I would value your opinion.

Cheers Greg


----------



## Zed (Sep 18, 2006)

SharkNett said:


> Aha! Its working as planned. Its neither a frog nor mammal and a grouper isnt a cod.


Australian salmon are not salmon either. We also colour outside the lines.[/quote]
I KNEW IT!

Over here dielectric tune-up grease is often used on the connectors. Found in auto parts stores. It is silicone based.


----------



## keza (Mar 6, 2007)

Matt, what the hell is going on with the bare feet, it was probably 7ºc out of the water and 17 in, are you mad ?
Conditions look great.
I swam into a dead cuttlefish this morning and it scared the shit out of me, it was a bit far gone and I didn't fancy stuffing it down my wetsuit. They seem a bit late this year.

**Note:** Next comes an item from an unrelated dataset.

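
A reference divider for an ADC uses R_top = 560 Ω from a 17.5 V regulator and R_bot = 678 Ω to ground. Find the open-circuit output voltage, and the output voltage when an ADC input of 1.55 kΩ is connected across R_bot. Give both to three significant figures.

Unloaded: 9.58 V; loaded: 8.00 V

Open-circuit: V = 17.5 × 678/(560 + 678) = 9.58 V.
With the load, R_bot becomes R_bot‖R_L = 471.7 Ω, so V = 17.5 × 471.7/1032 = 8.00 V.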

Nice meal but I would have to fillet a groper and call it something different if I brought it home, wife wouldn't be happy, maybe just call it a wrasse and keep zed and the wife happy at the same time.


----------



## dru (Dec 13, 2008)

Wonderful report, Matt. Love the pic of the seal. Congrats on the grouper.


----------



## paulb (Nov 12, 2006)

When PEW ran their last anti-fishing campaign it was 'Barry the Wrasse' not 'Barry the Groper'. 
The latter being far more appropriate in my opinion


----------



## dru (Dec 13, 2008)

Btw, I have to add to Salti's comments....



bertros said:


> _Spirits were high though, and lifted further still by a small pod of dolphins no more than 100m from the ramp just casually rolling through the surface, cruising the rocky reef shelf for breakfast with all the time in the world at their disposal._
> 
> xxx
> _
> Fish aside, a couple of large fur seals decided to come join the party and came splashing through the surface, then playing about. I'm not sure they were there for the fish unless they had a taste for sweep, but at one stage they were surfacing just meters away from me, and swimming underneath as if it was enjoyable to keep me on my toes and question just where they would plan to surface next_.


Lovely writing, shared it with my wife. Just maybe she might join us out at Long Reef one day when it's warmer.

Thanks!


----------